In un imprecisato futuro, i ricchi e premurosi genitori si rivolgono alla Zoe Tech, una multinazionale specializzata nell’impiantare nel cervello del neonato un microchip che registrerà ogni istante della sua esistenza. Quando il soggetto morrà, un montatore selezionerà i momenti più importanti ed emozionanti della sua vita e ne farà un film, da proiettare in una cerimonia pubblica nel corso del rememory del defunto. In questo settore, il più bravo in circolazione è Alan Hakman (Robin Williams) un tipo taciturno, immune da coinvolgimenti emotivi e maestro nel ripulire la vita del defunto da peccati, compromessi, difetti ed errori. Deila (Mira Sorvino) tenta inutilmente di scuoterlo dal suo torpore affettivo, ma per Alan tutto fila liscio. Per strada un gruppo di contestatori urla slogan del tipo: “Ricorda a modo tuo” e “Non è compito nostro vedere con le pupille degli altri. è compito di Dio e solo di Dio”; la loro scelta, radicale e assoluta, li ha spinti a tatuarsi il corpo con materiale sintetico, per poter disattivare i circuiti audio e video dei microchip che hanno loro impiantato da piccoli. Un ex montatore, passato dalla parte dei ribelli, prova inutilmente a coinvolgere Alan, ma lui candidamente si auto assolve, paragonandosi a una vecchia figura della tradizione:
“Sai chi era il mangia-peccati? Lo chiamavano in occasione di un decesso. Era un escluso della società, un emarginato. Prendevano il cadavere e gli mettevano del sale e del pane sul torace e delle monete sugli occhi. Lui mangiava il pane e il sale e si teneva i soldi come pagamento.
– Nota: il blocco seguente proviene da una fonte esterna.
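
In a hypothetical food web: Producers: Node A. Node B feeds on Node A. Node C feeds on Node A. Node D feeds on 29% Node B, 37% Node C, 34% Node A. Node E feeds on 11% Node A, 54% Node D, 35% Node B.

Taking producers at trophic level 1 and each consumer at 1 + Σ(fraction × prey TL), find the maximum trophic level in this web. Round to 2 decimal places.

Node B: 1 + 1 = 2
Node C: 1 + 1 = 2
Node D: 1 + (0.29×2 + 0.37×2 + 0.34×1) = 2.66
Node E: 1 + (0.11×1 + 0.54×2.66 + 0.35×2) = 3.2464

3.25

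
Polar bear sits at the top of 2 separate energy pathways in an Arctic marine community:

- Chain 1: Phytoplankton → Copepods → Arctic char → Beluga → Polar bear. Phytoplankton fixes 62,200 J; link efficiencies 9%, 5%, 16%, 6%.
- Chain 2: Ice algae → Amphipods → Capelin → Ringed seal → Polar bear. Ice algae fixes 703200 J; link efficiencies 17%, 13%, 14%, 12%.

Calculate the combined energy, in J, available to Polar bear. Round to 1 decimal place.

263.8 J

Chain 1: 62200 × 0.09 × 0.05 × 0.16 × 0.06 = 2.68704 J
Chain 2: 703200 × 0.17 × 0.13 × 0.14 × 0.12 = 261.084096 J
Total at Polar bear: 2.68704 + 261.084096 = 263.771136 J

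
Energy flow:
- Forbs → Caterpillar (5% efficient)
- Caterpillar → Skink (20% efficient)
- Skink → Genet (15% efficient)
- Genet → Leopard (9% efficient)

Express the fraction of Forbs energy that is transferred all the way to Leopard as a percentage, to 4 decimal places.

Product of link efficiencies: 0.05 × 0.2 × 0.15 × 0.09 = 0.000135
As a percentage: 0.000135 × 100 = 0.0135%

0.0135%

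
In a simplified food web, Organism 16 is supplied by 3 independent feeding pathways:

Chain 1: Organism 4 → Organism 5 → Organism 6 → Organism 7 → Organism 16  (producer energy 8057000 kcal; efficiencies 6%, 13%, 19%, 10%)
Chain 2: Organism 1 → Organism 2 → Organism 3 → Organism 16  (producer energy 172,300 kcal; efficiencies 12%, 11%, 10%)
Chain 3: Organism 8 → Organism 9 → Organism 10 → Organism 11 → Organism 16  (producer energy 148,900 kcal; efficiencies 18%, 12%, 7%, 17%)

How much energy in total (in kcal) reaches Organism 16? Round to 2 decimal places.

Chain 1: 8057000 × 0.06 × 0.13 × 0.19 × 0.1 = 1194.0474 kcal
Chain 2: 172300 × 0.12 × 0.11 × 0.1 = 227.436 kcal
Chain 3: 148900 × 0.18 × 0.12 × 0.07 × 0.17 = 38.273256 kcal
Total at Organism 16: 1194.0474 + 227.436 + 38.273256 = 1459.756656 kcal

1459.76 kcal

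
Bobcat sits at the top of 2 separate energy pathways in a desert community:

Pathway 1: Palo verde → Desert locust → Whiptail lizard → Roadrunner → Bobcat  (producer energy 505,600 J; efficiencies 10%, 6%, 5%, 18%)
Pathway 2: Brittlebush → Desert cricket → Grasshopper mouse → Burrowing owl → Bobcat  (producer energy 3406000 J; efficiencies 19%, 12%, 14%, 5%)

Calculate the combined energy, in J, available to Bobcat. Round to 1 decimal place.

570.9 J

Pathway 1: 505600 × 0.1 × 0.06 × 0.05 × 0.18 = 27.3024 J
Pathway 2: 3406000 × 0.19 × 0.12 × 0.14 × 0.05 = 543.5976 J
Total at Bobcat: 27.3024 + 543.5976 = 570.9 J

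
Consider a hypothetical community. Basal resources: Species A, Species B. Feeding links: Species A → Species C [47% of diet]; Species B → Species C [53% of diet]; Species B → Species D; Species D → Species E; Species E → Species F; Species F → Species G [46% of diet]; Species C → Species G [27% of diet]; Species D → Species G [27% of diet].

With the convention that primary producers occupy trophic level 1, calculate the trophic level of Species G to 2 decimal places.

3.92

Species C: 1 + (0.47×1 + 0.53×1) = 2
Species D: 1 + 1 = 2
Species E: 1 + 2 = 3
Species F: 1 + 3 = 4
Species G: 1 + (0.46×4 + 0.27×2 + 0.27×2) = 3.92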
Facendo questo assorbiva tutti i peccati del defunto, tirando a lucido la sua anima in vista del passaggio nell’aldilà”.
Ma quando gli viene affidato il compito di montare il rememory di Bannister (un alto funzionario della Zoe Tech), Alan si imbatterà in un drammatico episodio del proprio passato, che ha condizionato la sua vita.
Più che una riflessione filosofica sul tema “come lasciare ai posteri un imperituro ricordo del nostro fugace passaggio sulla terra?”, sembra che il giovane regista di origine libanese, al suo esordio dietro la macchina da presa, voglia proporre allo spettatore una meta-riflessione sull’uso del montaggio delle immagini che operiamo (inconsapevolmente) con la nostra mente, sia al cinema sia nella vita reale. “Quando siamo immersi nel buio della sala cinematografica, in che modo montiamo, nella nostra mente, i fotogrammi che stiamo vedendo?”; “In base a quale criterio operiamo dei tagli?”; “Cosa conserveremo nella nostra memoria?”; “Quali immagini cancelleremo e perché?”; “Perché mai quella determinata immagine ha innescato in noi ricordi sepolti e dimenticati?”. Peccato che Naim abbia dissipato così banalmente una storia che avrebbe potuto avere uno sviluppo narrativo diverso e che necessitava di un arredo visivo più fantastico e di un pizzico di originalità in più. Infatti dopo un inizio folgorante, il film appassisce, perde intensità e diventa sempre più appiattito intorno alla grigia e triste figura del protagonista.